The Luwow is a real destination cocktail bar. Nothing can replicate ascending those stairs and entering the bar’s world of cultural mish-mash, garish colours and truly excellent rum-based cocktails. But considering we don’t have a concrete date for the lifting of this lockdown, takeaway will have to do. (Again.)
Every Thursday, Friday and Saturday from 4pm to 8pm, the Luwow is opening up for takeaway cocktails and tacos. The streamlined take-home menu features signatures and classics such as The Pain Killer ($20) and the Mai Tai ($15). If you want to make your walk home extra interesting, go for the Easter Island Iced Tea: a potent – but very tasty – concoction that makes its Long Island counterpart seem feeble.

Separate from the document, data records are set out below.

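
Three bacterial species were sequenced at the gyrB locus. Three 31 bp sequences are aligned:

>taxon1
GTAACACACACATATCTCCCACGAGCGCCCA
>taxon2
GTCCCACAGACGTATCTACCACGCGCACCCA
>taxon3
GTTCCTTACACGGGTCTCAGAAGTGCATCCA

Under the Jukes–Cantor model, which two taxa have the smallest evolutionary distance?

taxon1 and taxon2

taxon1–taxon2: 7/31 differ, p = 0.226, d = 0.269.
taxon1–taxon3: 13/31 differ, p = 0.419, d = 0.614.
taxon2–taxon3: 12/31 differ, p = 0.387, d = 0.544.
The smallest distance is between taxon1 and taxon2.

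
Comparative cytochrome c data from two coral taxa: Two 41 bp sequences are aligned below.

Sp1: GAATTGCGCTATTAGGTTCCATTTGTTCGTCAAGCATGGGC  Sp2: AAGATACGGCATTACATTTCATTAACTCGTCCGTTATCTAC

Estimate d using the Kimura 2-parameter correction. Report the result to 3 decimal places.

Of 41 sites, 11 differences are transitions and 8 are transversions, so P = 11/41 ≈ 0.268293 and Q = 8/41 ≈ 0.195122.
Under the Kimura two-parameter model, d = −½ ln(1 − 2P − Q) − ¼ ln(1 − 2Q).
1 − 2P − Q = 0.268292, giving −½ ln(0.268292) = 0.657840.
1 − 2Q = 0.609756, giving −¼ ln(0.609756) = 0.123674.
d = 0.657840 + 0.123674 = 0.781514.

0.782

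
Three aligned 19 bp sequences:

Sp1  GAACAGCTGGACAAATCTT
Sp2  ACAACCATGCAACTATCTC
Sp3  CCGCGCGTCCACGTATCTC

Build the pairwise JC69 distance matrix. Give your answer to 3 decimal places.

d(Sp1,Sp2) = 1.109, d(Sp1,Sp3) = 1.109, d(Sp2,Sp3) = 0.618

Sp1–Sp2: 11/19 sites differ → p ≈ 0.578947, d = −0.75 ln(1 − 0.771929) = 1.108574 ≈ 1.109.
Sp1–Sp3: 11/19 sites differ → p ≈ 0.578947, d = −0.75 ln(1 − 0.771929) = 1.108574 ≈ 1.109.
Sp2–Sp3: 8/19 sites differ → p ≈ 0.421053, d = −0.75 ln(1 − 0.561404) = 0.618132 ≈ 0.618.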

There are also carnitas tacos and little quesadillas to take away, too. There’s no pre-ordering or delivery for this one. Just show up and order. Strict Covid-safety rules apply, though, so once you’ve acquired your cocktails, get the tiki party started at home.
When it opened on Johnston Street in Fitzroy in 2011, the LuWow was a little bit of a bar and a little bit of a nightclub. But the original LuWow had to call it a day at the end of the day when its lease expired.
The new LuWow, which opened in the CBD in 2019, is in the space formerly occupied (fittingly) by Hawaiian-themed restaurant Hana. It’s owned by “Skipper” Josh Collins and his wife Barbara.
Tikis are everywhere you look – Skipper Josh built most of them himself. Rattan and bamboo ceilings, booths made from repurposed car upholstery, fishing nets, fake plants and flashes of leopard print adorn the 50-person room, which is aglow in green and blue lights. It’s all set to a soundtrack that spans everything from Elvis Presley’s Do the Clam to modern surf rock such as Zombi Hut by the Tiki Tones.
Any tiki bar worth its cocktail salt should know how to make a good Zombie, and the LuWow’s is a doozy. It uses three kinds of rum shaken with grapefruit and pomegranate juice. A very boozy falernum (a sweet alcoholic cordial made from lime zest, spices and almonds) is added in for good measure. It’s a highly alcoholic, dangerously easy-to-drink cocktail. Proceed with caution.
Other cocktails on the menu include a classic Mai Tai; the Pain Killer, a pineapple and orange-juice punch combining dark rum and coconut; and instead of a Long Island Iced Tea there’s an Easter Island Iced Tea, which adds coconut tequila and blue curacao to the classic five-spirit cocktail.
Head chef Jun Lee also worked at Hana and, as with all things tiki, his menu has a lot of cultural influences. There’s Jamaican fried chicken and tempura-like crispy prawns to snack on while downing your Voodoo Volcano or Gruesome Grog.